Um ribeiro a correr ao lado da cama
Hoje acordei com um ribeiro
a correr-me ao lado da cama, com um moinho plantado na sua margem esquerda,
acolhido sob as copas dos salgueiros. E no alto, entre a folhagem, um ninho de
melros com as crias piando de fome. Terra fora, as margens verdes de ervas
rasteiras, trevo, luzerna, outras de que não sei o nome. O chilreio dos
pássaros, o restolho dos rebanhos, o canto distante e próximo dos galos. Os
chocalhos das ovelhas a caminho do pasto, um ou outro latido dos cães de
guarda, o eco sibilino de um assobio. A água límpida, transparente, saltando
por cima de algumas pedras, alimentando as mós. O ruído cavo e monótono destas,
triturando o grão, deixando lentamente um lençol branco de farinha. E o silvo
agudo de um apito de comboio que me desperta, que deixa um rasto de luz na
penumbra do quarto, que faz desaparecer o ribeiro e o moinho.
Confinado há quarenta e oito
dias, tenho transformado a minha vida e a minha casa. Libertei-me de amarras e
de preconceitos, abri as janelas aos pássaros e à imaginação, a sobrevivência
não convive bem com o isolamento.
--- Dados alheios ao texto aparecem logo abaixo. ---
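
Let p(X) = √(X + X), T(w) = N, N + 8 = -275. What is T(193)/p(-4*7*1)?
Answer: 283*I*√14/28 ≈ 37.817*I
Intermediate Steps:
N = -283 (N = -8 - 275 = -283)
T(w) = -283
p(X) = √2*√X (p(X) = √(2*X) = √2*√X)
T(193)/p(-4*7*1) = -283*(-I*√14/28) = -(-283)*I*√14/28 = 283*I*√14/28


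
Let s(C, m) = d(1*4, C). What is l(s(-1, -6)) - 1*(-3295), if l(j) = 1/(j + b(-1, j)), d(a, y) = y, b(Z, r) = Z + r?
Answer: 9884/3 ≈ 3294.7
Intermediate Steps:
s(C, m) = C
l(j) = 1/(-1 + 2*j) (l(j) = 1/(j + (-1 + j)) = 1/(-1 + 2*j))
l(s(-1, -6)) - 1*(-3295) = 1/(-1 + 2*(-1)) - 1*(-3295) = 1/(-1 - 2) + 3295 = 1/(-3) + 3295 = -⅓ + 3295 = 9884/3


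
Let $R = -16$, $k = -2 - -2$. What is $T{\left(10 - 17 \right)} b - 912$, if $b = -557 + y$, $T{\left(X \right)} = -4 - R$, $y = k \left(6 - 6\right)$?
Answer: $-7596$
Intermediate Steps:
$k = 0$ ($k = -2 + 2 = 0$)
$y = 0$ ($y = 0 \left(6 - 6\right) = 0 \cdot 0 = 0$)
$T{\left(X \right)} = 12$ ($T{\left(X \right)} = -4 - -16 = -4 + 16 = 12$)
$b = -557$ ($b = -557 + 0 = -557$)
$T{\left(10 - 17 \right)} b - 912 = 12 \left(-557\right) - 912 = -6684 - 912 = -7596$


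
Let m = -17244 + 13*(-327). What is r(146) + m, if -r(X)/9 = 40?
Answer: -21855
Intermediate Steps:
r(X) = -360 (r(X) = -9*40 = -360)
m = -21495 (m = -17244 - 4251 = -21495)
r(146) + m = -360 - 21495 = -21855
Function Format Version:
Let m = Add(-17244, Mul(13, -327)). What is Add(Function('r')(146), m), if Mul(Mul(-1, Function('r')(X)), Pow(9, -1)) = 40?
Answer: -21855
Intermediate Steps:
Function('r')(X) = -360 (Function('r')(X) = Mul(-9, 40) = -360)
m = -21495 (m = Add(-17244, -4251) = -21495)
Add(Function('r')(146), m) = Add(-360, -21495) = -21855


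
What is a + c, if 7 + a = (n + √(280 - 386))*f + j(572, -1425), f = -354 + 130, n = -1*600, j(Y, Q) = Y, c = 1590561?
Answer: 1725526 - 224*I*√106 ≈ 1.7255e+6 - 2306.2*I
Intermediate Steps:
n = -600
f = -224
a = 134965 - 224*I*√106 (a = -7 + ((-600 + √(280 - 386))*(-224) + 572) = -7 + ((-600 + √(-106))*(-224) + 572) = -7 + ((-600 + I*√106)*(-224) + 572) = -7 + ((134400 - 224*I*√106) + 572) = -7 + (134972 - 224*I*√106) = 134965 - 224*I*√106 ≈ 1.3497e+5 - 2306.2*I)
a + c = (134965 - 224*I*√106) + 1590561 = 1725526 - 224*I*√106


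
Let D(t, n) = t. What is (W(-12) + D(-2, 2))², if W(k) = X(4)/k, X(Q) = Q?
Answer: 49/9 ≈ 5.4444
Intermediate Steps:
W(k) = 4/k
(W(-12) + D(-2, 2))² = (4/(-12) - 2)² = (4*(-1/12) - 2)² = (-⅓ - 2)² = (-7/3)² = 49/9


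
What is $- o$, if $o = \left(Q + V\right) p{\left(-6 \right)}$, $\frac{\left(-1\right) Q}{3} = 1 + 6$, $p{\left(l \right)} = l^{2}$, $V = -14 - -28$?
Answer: $252$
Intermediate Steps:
$V = 14$ ($V = -14 + 28 = 14$)
$Q = -21$ ($Q = - 3 \left(1 + 6\right) = \left(-3\right) 7 = -21$)
$o = -252$ ($o = \left(-21 + 14\right) \left(-6\right)^{2} = \left(-7\right) 36 = -252$)
$- o = \left(-1\right) \left(-252\right) = 252$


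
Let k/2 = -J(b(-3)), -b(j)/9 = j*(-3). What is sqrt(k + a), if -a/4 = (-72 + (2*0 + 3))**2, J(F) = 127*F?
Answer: 3*sqrt(170) ≈ 39.115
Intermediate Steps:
b(j) = 27*j (b(j) = -9*j*(-3) = -(-27)*j = 27*j)
k = 20574 (k = 2*(-127*27*(-3)) = 2*(-127*(-81)) = 2*(-1*(-10287)) = 2*10287 = 20574)
a = -19044 (a = -4*(-72 + (2*0 + 3))**2 = -4*(-72 + (0 + 3))**2 = -4*(-72 + 3)**2 = -4*(-69)**2 = -4*4761 = -19044)
sqrt(k + a) = sqrt(20574 - 19044) = sqrt(1530) = 3*sqrt(170)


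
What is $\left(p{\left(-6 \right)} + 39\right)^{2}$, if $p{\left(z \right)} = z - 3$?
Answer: $900$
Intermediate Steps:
$p{\left(z \right)} = -3 + z$
$\left(p{\left(-6 \right)} + 39\right)^{2} = \left(\left(-3 - 6\right) + 39\right)^{2} = \left(-9 + 39\right)^{2} = 30^{2} = 900$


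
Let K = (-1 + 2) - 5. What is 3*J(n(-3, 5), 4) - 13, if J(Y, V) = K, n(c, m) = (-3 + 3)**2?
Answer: -25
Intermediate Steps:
n(c, m) = 0 (n(c, m) = 0**2 = 0)
K = -4 (K = 1 - 5 = -4)
J(Y, V) = -4
3*J(n(-3, 5), 4) - 13 = 3*(-4) - 13 = -12 - 13 = -25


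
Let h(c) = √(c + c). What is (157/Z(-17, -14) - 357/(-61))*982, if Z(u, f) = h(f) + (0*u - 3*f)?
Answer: 36543657/3904 - 77087*I*√7/448 ≈ 9360.6 - 455.25*I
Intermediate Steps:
h(c) = √2*√c (h(c) = √(2*c) = √2*√c)
Z(u, f) = -3*f + √2*√f (Z(u, f) = √2*√f + (0*u - 3*f) = √2*√f + (0 - 3*f) = √2*√f - 3*f = -3*f + √2*√f)
(157/Z(-17, -14) - 357/(-61))*982 = (157/(-3*(-14) + √2*√(-14)) - 357/(-61))*982 = (157/(42 + √2*(I*√14)) - 357*(-1/61))*982 = (157/(42 + 2*I*√7) + 357/61)*982 = (357/61 + 157/(42 + 2*I*√7))*982 = 350574/61 + 154174/(42 + 2*I*√7)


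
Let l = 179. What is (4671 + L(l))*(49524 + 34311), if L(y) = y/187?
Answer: 73242950760/187 ≈ 3.9167e+8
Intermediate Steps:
L(y) = y/187 (L(y) = y*(1/187) = y/187)
(4671 + L(l))*(49524 + 34311) = (4671 + (1/187)*179)*(49524 + 34311) = (4671 + 179/187)*83835 = (873656/187)*83835 = 73242950760/187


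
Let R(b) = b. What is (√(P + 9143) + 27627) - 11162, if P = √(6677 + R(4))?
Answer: 16465 + √(9143 + √6681) ≈ 16561.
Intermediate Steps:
P = √6681 (P = √(6677 + 4) = √6681 ≈ 81.737)
(√(P + 9143) + 27627) - 11162 = (√(√6681 + 9143) + 27627) - 11162 = (√(9143 + √6681) + 27627) - 11162 = (27627 + √(9143 + √6681)) - 11162 = 16465 + √(9143 + √6681)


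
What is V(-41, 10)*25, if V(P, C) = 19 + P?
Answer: -550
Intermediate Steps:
V(-41, 10)*25 = (19 - 41)*25 = -22*25 = -550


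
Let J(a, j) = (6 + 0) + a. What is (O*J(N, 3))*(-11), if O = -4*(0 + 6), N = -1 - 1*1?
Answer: 1056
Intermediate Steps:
N = -2 (N = -1 - 1 = -2)
J(a, j) = 6 + a
O = -24 (O = -4*6 = -24)
(O*J(N, 3))*(-11) = -24*(6 - 2)*(-11) = -24*4*(-11) = -96*(-11) = 1056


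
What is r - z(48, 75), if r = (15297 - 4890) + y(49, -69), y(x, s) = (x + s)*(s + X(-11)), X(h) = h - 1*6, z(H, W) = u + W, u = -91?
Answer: 12143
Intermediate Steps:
z(H, W) = -91 + W
X(h) = -6 + h (X(h) = h - 6 = -6 + h)
y(x, s) = (-17 + s)*(s + x) (y(x, s) = (x + s)*(s + (-6 - 11)) = (s + x)*(s - 17) = (s + x)*(-17 + s) = (-17 + s)*(s + x))
r = 12127 (r = (15297 - 4890) + ((-69)² - 17*(-69) - 17*49 - 69*49) = 10407 + (4761 + 1173 - 833 - 3381) = 10407 + 1720 = 12127)
r - z(48, 75) = 12127 - (-91 + 75) = 12127 - 1*(-16) = 12127 + 16 = 12143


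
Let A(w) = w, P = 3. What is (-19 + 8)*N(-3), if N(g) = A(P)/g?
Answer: 11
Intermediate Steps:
N(g) = 3/g
(-19 + 8)*N(-3) = (-19 + 8)*(3/(-3)) = -33*(-1)/3 = -11*(-1) = 11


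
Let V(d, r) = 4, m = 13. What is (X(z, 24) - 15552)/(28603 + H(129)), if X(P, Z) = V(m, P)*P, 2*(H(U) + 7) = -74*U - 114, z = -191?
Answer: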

Se não se pode ir ao supermercado ou à
mercearia, é preciso inovar, fazer a horta, tratar das couves, protegê-las dos
parasitas, dar-lhes certificado de qualidade. Biológica, como é amigo do
ambiente e do estômago. Há dias amanheci com um nutricionista à cabeceira,
têm-me sido uteis as suas recomendações sobre a variedade da dieta em tempos de
clausura. Tenho-me confrontado com a seca, a falta de chuva tem-me chegado a
casa, vinda directamente do kalahari. Finalmente esta noite choveu e estão
encharcadas as terras de cultivo e a varanda onde penduro a roupa a secar.
É um espaço diminuto o da
varanda. Por baixo do estendal da roupa fica um tanque de cimento, chumbado ao
chão para resistir aos terramotos e às investidas das lavadeiras. Serve na
perfeição para lhe semear no fundo um quilo de arroz agulha, que é o de que
gosto mais, mesmo que o carolino seja melhor e mais patriota. Parece que também
se dá no baixo mondego, quando este abre os braços para o mar e se enche de
arrozais e de canoas. Espalho-o no fundo, tão regularmente como mo permite o
improviso de fazer tudo a olho. Cubro-o com uma curta camada de água e o tempo
ameno, a tender para quente, ajudará à germinação. Dentro de uma semana terei
um arrozal no tanque e terei de me manter atento, mondá-lo, libertá-lo de ervas
daninhas. Esquadrinhei o chão em três pequenos quadriláteros, a um canto semeei
um alfobre de alfaces, no do meio um canteiro de couve lombarda – ainda hei-de
fazer um cozido à portuguesa, se conseguir criar porcos na despensa e montar um
fumeiro na cozinha – e no último espalhei, sob uma suave cobertura de terra,
bocados de batata de semente.
Abri a janela da varanda
para lhes dar ar purificado pelos decretos da pandemia e deixar entrar o sol
que por aqui passa a caminho do poente. Ao sol tudo medra, não invertam a ordem
de nenhuma letra. Do lado de fora da janela pendurei um vaso que por
inutilidade ocupava o parapeito. Semeei-lhe sementes de girassol, adoro o porte
erecto dos girassóis, a sua corola tão regular e amarela, a utilidade reservada
às sementes. Se a calamidade não lhes prejudicar o crescimento, ainda sou capaz
de descobrir como se faz o óleo e aproveitá-lo para a fritura das batatas.